|
Examples include Isaac Asimov’s robots, Robert Heinlein’s rocket ships, and William Gibson’s cyberspace.” He called these examples hieroglyphs: clear, inspiring symbols of what a better future might hold. William Gibson writing about a better future? That's not what I saw in his books, but great science fiction doesn't have to portray a better future. In my opinion, great science fiction doesn't have to follow dogma, either. Some of the best works have ignored standard rules of "what makes great X", starting with HG Wells and up to the present day. Star Trek and Earthsea and Urth may not be great science, but they are truly fantastic fiction.

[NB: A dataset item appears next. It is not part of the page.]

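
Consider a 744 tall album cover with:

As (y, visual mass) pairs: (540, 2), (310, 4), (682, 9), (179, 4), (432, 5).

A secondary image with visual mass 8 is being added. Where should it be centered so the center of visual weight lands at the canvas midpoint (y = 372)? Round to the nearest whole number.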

ETA: I also thought the condescending swipe at Andy Weir is unnecessary. He wrote one of the most inspiring stories in recent years about science and spaceflight ... yet it doesn't even count as science fiction? ("But whatever you call it, The Martian’s space-hackery certainly couldn’t have inspired anyone “to develop new technologies and implement them on a heroic scale.”) Seriously, an adolescent inspired by The Martian may very well be one of the first humans to walk on Mars and carry out important science. |
> In fact, The Martian was so modest that it may not have qualified as sci-fi in the first place. Cory Doctorow, another one of Stephenson’s Hieroglyph collaborators, uses the term “design fiction” to refer to works like Weir’s. But whatever you call it, The Martian’s space-hackery certainly couldn’t have inspired anyone “to develop new technologies and implement them on a heroic scale.”
The author is saying that Weir's Martian lacks a hieroglyph, which is to say that its problems are too narrow, too local, too provincial. It's missing inspiration on a "heroic scale."